First, private security contracts create a ‘permissive space’ or normative vacuum where the legal runs out but the moral or political cannot (as they would in a public actor) fill the space. The limits of the contract are the limits of responsibility. High maternal and infant mortality among asylum seekers is a ground for reform amongst our asylum and housing processes. They are an irrelevance to private actors. The vulnerability that comes from publicly identifying the accommodation of asylum seekers inhabits an extra-contractual space that has no normative force for private actors.
Second, private actors fail to respect the presumption of innocence as a distinctive division between the moral and the legal. This principle confines and restrains the mechanisms of criminal justice such that they are used by agents of the state and with due caution so that, in particular, they are used against specified offences and are not able to become grounds to censure moral failures. The fact that the administrative powers permitted to private security companies —on a discretionary basis — can bleed into direct implications for liberty is to allow our normative orders to be illegitimately combined.
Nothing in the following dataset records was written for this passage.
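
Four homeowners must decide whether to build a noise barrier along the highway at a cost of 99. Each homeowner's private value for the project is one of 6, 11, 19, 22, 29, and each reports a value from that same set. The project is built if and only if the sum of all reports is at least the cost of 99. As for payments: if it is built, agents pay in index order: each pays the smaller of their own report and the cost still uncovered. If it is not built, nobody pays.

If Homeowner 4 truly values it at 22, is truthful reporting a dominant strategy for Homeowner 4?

Yes

Check each profile of the others' reports and compare truth against every alternative report.
Others report (29, 29, 29): truth gives 10, best alternative gives 10.
Others report (22, 29, 29): truth gives 3, best alternative gives 3.
Others report (29, 22, 29): truth gives 3, best alternative gives 3.
Others report (29, 29, 22): truth gives 3, best alternative gives 3.
Others report (6, 6, 6): truth gives 0, best alternative gives 0.
Others report (6, 6, 11): truth gives 0, best alternative gives 0.
(Remaining 119 profiles checked similarly; truth is weakly best in each.)
In every case the truthful report is at least as good as any alternative, so it is a dominant strategy.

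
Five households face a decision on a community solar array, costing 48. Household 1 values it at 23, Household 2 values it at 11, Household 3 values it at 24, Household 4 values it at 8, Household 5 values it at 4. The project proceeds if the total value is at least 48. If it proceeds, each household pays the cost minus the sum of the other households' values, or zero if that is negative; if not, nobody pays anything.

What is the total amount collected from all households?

Total value 70 ≥ cost 48, so it is built.
Household 1: others sum to 47; max(0, 48 - 47) = 1.
Household 2: others sum to 59; max(0, 48 - 59) = 0.
Household 3: others sum to 46; max(0, 48 - 46) = 2.
Household 4: others sum to 62; max(0, 48 - 62) = 0.
Household 5: others sum to 66; max(0, 48 - 66) = 0.
Total collected = 1 + 0 + 2 + 0 + 0 = 3.

3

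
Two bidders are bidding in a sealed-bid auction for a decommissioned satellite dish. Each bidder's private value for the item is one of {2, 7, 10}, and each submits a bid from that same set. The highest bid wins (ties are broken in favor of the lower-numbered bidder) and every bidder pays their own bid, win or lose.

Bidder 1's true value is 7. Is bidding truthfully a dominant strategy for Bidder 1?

No

Consider the case where Bidder 2 bids 2.
Truthful bid 7: wins, pays 7, utility 7 - 7 = 0.
Bid 2 instead: wins, pays 2, utility 7 - 2 = 5.
Since 5 > 0, bidding 2 is strictly better here, so truthful bidding is not dominant.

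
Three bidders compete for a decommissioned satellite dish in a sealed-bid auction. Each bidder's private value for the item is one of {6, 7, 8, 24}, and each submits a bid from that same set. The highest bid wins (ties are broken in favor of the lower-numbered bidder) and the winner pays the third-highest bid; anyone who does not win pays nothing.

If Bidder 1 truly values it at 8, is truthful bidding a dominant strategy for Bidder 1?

No

Consider the case where Bidder 2 bids 6 and Bidder 3 bids 24.
Truthful bid 8: loses, pays 0, utility 0.
Bid 24 instead: wins, pays 6, utility 8 - 6 = 2.
Since 2 > 0, bidding 24 is strictly better here, so truthful bidding is not dominant.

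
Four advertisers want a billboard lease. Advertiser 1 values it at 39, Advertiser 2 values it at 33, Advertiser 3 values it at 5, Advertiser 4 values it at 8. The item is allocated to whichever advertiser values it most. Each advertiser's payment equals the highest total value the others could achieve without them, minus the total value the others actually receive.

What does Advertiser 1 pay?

33

Advertiser 1 has the highest value and receives the item.
Without Advertiser 1, the item would go to the next-highest value, 33, so the others could achieve 33.
With Advertiser 1 present and winning, the others receive nothing, so their total is 0.
Payment = 33 - 0 = 33.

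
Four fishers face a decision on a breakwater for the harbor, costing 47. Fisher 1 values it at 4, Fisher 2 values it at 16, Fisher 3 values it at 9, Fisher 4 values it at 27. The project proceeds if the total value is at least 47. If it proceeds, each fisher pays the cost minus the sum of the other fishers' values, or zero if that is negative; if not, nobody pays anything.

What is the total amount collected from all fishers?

Total value 56 ≥ cost 47, so it is built.
Fisher 1: others sum to 52; max(0, 47 - 52) = 0.
Fisher 2: others sum to 40; max(0, 47 - 40) = 7.
Fisher 3: others sum to 47; max(0, 47 - 47) = 0.
Fisher 4: others sum to 29; max(0, 47 - 29) = 18.
Total collected = 0 + 7 + 0 + 18 = 25.

25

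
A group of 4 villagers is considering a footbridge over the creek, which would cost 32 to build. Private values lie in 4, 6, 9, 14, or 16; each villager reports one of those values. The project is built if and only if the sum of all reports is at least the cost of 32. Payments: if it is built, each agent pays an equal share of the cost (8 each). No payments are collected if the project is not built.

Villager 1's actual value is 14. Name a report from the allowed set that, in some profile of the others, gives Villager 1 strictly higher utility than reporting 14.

Suppose Villager 2 reports 4, Villager 3 reports 4 and Villager 4 reports 9.
Report 14: project not built, utility 0.
Report 16: project built, pays 8, utility 14 - 8 = 6.
So reporting 16 beats truth here (6 > 0).

16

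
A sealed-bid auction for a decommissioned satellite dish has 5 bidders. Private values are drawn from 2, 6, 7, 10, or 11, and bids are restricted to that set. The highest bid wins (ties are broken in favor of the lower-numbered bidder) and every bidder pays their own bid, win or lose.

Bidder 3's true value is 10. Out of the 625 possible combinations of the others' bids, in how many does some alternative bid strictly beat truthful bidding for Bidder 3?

Others bid (2, 2, 2, 2): truth gives 0; bid 6 gives 4 > 0. Violating.
Others bid (2, 2, 2, 6): truth gives 0; bid 6 gives 4 > 0. Violating.
Others bid (2, 2, 2, 7): truth gives 0; bid 7 gives 3 > 0. Violating.
Others bid (2, 2, 2, 11): truth gives -10; bid 11 gives -1 > -10. Violating.
Others bid (2, 2, 2, 10): truth gives 0; no alternative beats it.
Others bid (2, 2, 6, 10): truth gives 0; no alternative beats it.
(Checking all 625 profiles: 517 have a profitable deviation, 108 do not.)

517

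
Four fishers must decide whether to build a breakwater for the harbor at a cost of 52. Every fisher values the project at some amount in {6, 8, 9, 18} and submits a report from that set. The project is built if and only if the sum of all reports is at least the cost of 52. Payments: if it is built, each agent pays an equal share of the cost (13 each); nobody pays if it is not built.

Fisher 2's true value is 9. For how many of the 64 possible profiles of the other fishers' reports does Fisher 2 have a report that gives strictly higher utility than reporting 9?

6

Others report (8, 18, 18): truth gives -4; report 6 gives 0 > -4. Violating.
Others report (9, 18, 18): truth gives -4; report 6 gives 0 > -4. Violating.
Others report (18, 8, 18): truth gives -4; report 6 gives 0 > -4. Violating.
Others report (18, 9, 18): truth gives -4; report 6 gives 0 > -4. Violating.
Others report (6, 6, 6): truth gives 0; no alternative beats it.
Others report (6, 6, 8): truth gives 0; no alternative beats it.
(Checking all 64 profiles: 6 have a profitable deviation, 58 do not.)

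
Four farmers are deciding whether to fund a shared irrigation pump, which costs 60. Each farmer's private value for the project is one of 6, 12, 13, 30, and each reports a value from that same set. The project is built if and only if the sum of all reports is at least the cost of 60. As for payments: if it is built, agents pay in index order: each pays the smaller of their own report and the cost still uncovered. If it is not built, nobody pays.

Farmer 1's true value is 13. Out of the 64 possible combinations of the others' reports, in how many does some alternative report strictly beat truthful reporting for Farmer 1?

Others report (6, 12, 30): truth gives 0; report 12 gives 1 > 0. Violating.
Others report (6, 13, 30): truth gives 0; report 12 gives 1 > 0. Violating.
Others report (6, 30, 12): truth gives 0; report 12 gives 1 > 0. Violating.
Others report (6, 30, 13): truth gives 0; report 12 gives 1 > 0. Violating.
Others report (6, 6, 6): truth gives 0; no alternative beats it.
Others report (6, 6, 12): truth gives 0; no alternative beats it.
(Checking all 64 profiles: 34 have a profitable deviation, 30 do not.)

34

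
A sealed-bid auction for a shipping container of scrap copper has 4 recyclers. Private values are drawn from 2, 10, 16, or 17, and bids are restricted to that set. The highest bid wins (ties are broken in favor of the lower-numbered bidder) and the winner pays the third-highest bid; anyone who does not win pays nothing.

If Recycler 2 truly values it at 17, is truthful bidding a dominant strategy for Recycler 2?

Yes

Check each profile of the others' bids and compare truth against every alternative bid.
Others bid (2, 2, 17): truth gives 15, best alternative gives 0.
Others bid (2, 17, 2): truth gives 15, best alternative gives 0.
Others bid (16, 2, 2): truth gives 15, best alternative gives 0.
Others bid (2, 10, 17): truth gives 7, best alternative gives 0.
Others bid (2, 17, 10): truth gives 7, best alternative gives 0.
Others bid (10, 2, 17): truth gives 7, best alternative gives 0.
(Remaining 58 profiles checked similarly; truth is weakly best in each.)
In every case the truthful bid is at least as good as any alternative, so it is a dominant strategy.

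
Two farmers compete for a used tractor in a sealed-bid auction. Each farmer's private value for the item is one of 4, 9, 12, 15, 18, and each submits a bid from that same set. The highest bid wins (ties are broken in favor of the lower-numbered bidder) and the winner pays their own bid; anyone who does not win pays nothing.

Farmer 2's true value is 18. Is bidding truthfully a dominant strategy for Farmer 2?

No

Consider the case where Farmer 1 bids 4.
Truthful bid 18: wins, pays 18, utility 18 - 18 = 0.
Bid 9 instead: wins, pays 9, utility 18 - 9 = 9.
Since 9 > 0, bidding 9 is strictly better here, so truthful bidding is not dominant.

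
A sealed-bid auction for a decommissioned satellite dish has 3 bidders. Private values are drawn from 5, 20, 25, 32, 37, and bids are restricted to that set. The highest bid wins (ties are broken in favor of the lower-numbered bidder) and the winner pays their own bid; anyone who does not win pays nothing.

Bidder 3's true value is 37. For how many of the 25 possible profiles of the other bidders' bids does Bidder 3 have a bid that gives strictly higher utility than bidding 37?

9

Others bid (5, 5): truth gives 0; bid 20 gives 17 > 0. Violating.
Others bid (5, 20): truth gives 0; bid 25 gives 12 > 0. Violating.
Others bid (5, 25): truth gives 0; bid 32 gives 5 > 0. Violating.
Others bid (20, 5): truth gives 0; bid 25 gives 12 > 0. Violating.
Others bid (5, 32): truth gives 0; no alternative beats it.
Others bid (5, 37): truth gives 0; no alternative beats it.
(Checking all 25 profiles: 9 have a profitable deviation, 16 do not.)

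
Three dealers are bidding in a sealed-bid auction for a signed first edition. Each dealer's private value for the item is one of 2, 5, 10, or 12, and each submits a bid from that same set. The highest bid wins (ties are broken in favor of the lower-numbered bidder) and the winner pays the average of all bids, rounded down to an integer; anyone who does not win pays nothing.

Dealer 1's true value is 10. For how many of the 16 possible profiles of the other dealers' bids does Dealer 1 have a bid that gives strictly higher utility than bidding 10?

Others bid (2, 2): truth gives 6; bid 2 gives 8 > 6. Violating.
Others bid (2, 5): truth gives 5; bid 5 gives 6 > 5. Violating.
Others bid (2, 12): truth gives 0; bid 12 gives 2 > 0. Violating.
Others bid (5, 2): truth gives 5; bid 5 gives 6 > 5. Violating.
Others bid (2, 10): truth gives 3; no alternative beats it.
Others bid (5, 10): truth gives 2; no alternative beats it.
(Checking all 16 profiles: 8 have a profitable deviation, 8 do not.)

8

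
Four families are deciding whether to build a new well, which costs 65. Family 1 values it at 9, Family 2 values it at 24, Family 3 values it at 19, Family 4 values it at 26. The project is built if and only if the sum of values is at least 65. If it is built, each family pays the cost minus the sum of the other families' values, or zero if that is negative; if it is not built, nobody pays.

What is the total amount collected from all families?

30

Total value 78 ≥ cost 65, so it is built.
Family 1: others sum to 69; max(0, 65 - 69) = 0.
Family 2: others sum to 54; max(0, 65 - 54) = 11.
Family 3: others sum to 59; max(0, 65 - 59) = 6.
Family 4: others sum to 52; max(0, 65 - 52) = 13.
Total collected = 0 + 11 + 6 + 13 = 30.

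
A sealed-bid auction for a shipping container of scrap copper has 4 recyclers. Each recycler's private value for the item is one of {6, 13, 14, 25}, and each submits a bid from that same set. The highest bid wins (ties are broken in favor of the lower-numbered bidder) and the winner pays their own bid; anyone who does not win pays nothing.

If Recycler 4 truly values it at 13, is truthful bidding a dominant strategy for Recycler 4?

Check each profile of the others' bids and compare truth against every alternative bid.
Others bid (6, 6, 6): truth gives 0, best alternative gives 0.
Others bid (6, 6, 13): truth gives 0, best alternative gives 0.
Others bid (6, 6, 14): truth gives 0, best alternative gives 0.
Others bid (6, 6, 25): truth gives 0, best alternative gives 0.
Others bid (6, 13, 6): truth gives 0, best alternative gives 0.
Others bid (6, 13, 13): truth gives 0, best alternative gives 0.
(Remaining 58 profiles checked similarly; truth is weakly best in each.)
In every case the truthful bid is at least as good as any alternative, so it is a dominant strategy.

Yes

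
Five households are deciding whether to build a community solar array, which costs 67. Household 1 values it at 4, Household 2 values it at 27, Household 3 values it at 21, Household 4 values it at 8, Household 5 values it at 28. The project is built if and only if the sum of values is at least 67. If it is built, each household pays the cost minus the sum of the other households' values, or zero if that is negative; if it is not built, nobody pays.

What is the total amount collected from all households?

Total value 88 ≥ cost 67, so it is built.
Household 1: others sum to 84; max(0, 67 - 84) = 0.
Household 2: others sum to 61; max(0, 67 - 61) = 6.
Household 3: others sum to 67; max(0, 67 - 67) = 0.
Household 4: others sum to 80; max(0, 67 - 80) = 0.
Household 5: others sum to 60; max(0, 67 - 60) = 7.
Total collected = 0 + 6 + 0 + 0 + 7 = 13.

13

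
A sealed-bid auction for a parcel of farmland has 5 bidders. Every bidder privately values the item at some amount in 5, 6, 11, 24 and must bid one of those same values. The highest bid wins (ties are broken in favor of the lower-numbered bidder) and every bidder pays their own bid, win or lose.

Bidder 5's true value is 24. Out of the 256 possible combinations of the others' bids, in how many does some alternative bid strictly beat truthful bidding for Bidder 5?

Others bid (5, 5, 5, 5): truth gives 0; bid 6 gives 18 > 0. Violating.
Others bid (5, 5, 5, 6): truth gives 0; bid 11 gives 13 > 0. Violating.
Others bid (5, 5, 5, 24): truth gives -24; bid 5 gives -5 > -24. Violating.
Others bid (5, 5, 6, 5): truth gives 0; bid 11 gives 13 > 0. Violating.
Others bid (5, 5, 5, 11): truth gives 0; no alternative beats it.
Others bid (5, 5, 6, 11): truth gives 0; no alternative beats it.
(Checking all 256 profiles: 191 have a profitable deviation, 65 do not.)

191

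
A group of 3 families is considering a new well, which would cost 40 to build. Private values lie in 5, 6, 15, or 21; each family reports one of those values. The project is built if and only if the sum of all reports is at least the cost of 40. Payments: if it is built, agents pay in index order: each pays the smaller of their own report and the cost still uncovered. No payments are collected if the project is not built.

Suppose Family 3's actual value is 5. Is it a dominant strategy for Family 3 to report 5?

Check each profile of the others' reports and compare truth against every alternative report.
Others report (21, 21): truth gives 5, best alternative gives 5.
Others report (15, 21): truth gives 1, best alternative gives 1.
Others report (21, 15): truth gives 1, best alternative gives 1.
Others report (5, 5): truth gives 0, best alternative gives 0.
Others report (5, 6): truth gives 0, best alternative gives 0.
Others report (5, 15): truth gives 0, best alternative gives 0.
(Remaining 10 profiles checked similarly; truth is weakly best in each.)
In every case the truthful report is at least as good as any alternative, so it is a dominant strategy.

Yes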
Third, the division of our normative orders produces distinctive possibilities to be wronged. The status of an agent (or its absence) makes certain actions wrongful. ‘Degradation’ (under ECHR Article 3) requires a link with state power: the wrong is the distinctive wrong of those in high status or a superior position misusing power. In contrast, a different degradation occurs when coercive activity is used against us without its agent having the authority of the state. Under normal circumstances this would be a ‘crime’. In the context of privatisation it is degradation. It is degrading because political power is being exercised against us without underlying moral authority. Political and moral authority exist in concert in a legitimately exercised display of coercive power by the state. We are degraded where our coercion, by private actors, represents an act with political authorisation but without that moral authority. We grant private actors temporary coercive legal powers in extremis. To grant them such power routinely is to make the exception the rule.
We should sound alarm at the indignities produced by private contractors. But the privatisation of criminal justice practices is additionally an affront to human dignity in the sense of severing a link between force and public authority. When we are acted upon for profit as well as for justified ends, the proper link between coercion, rights, and authority is lost.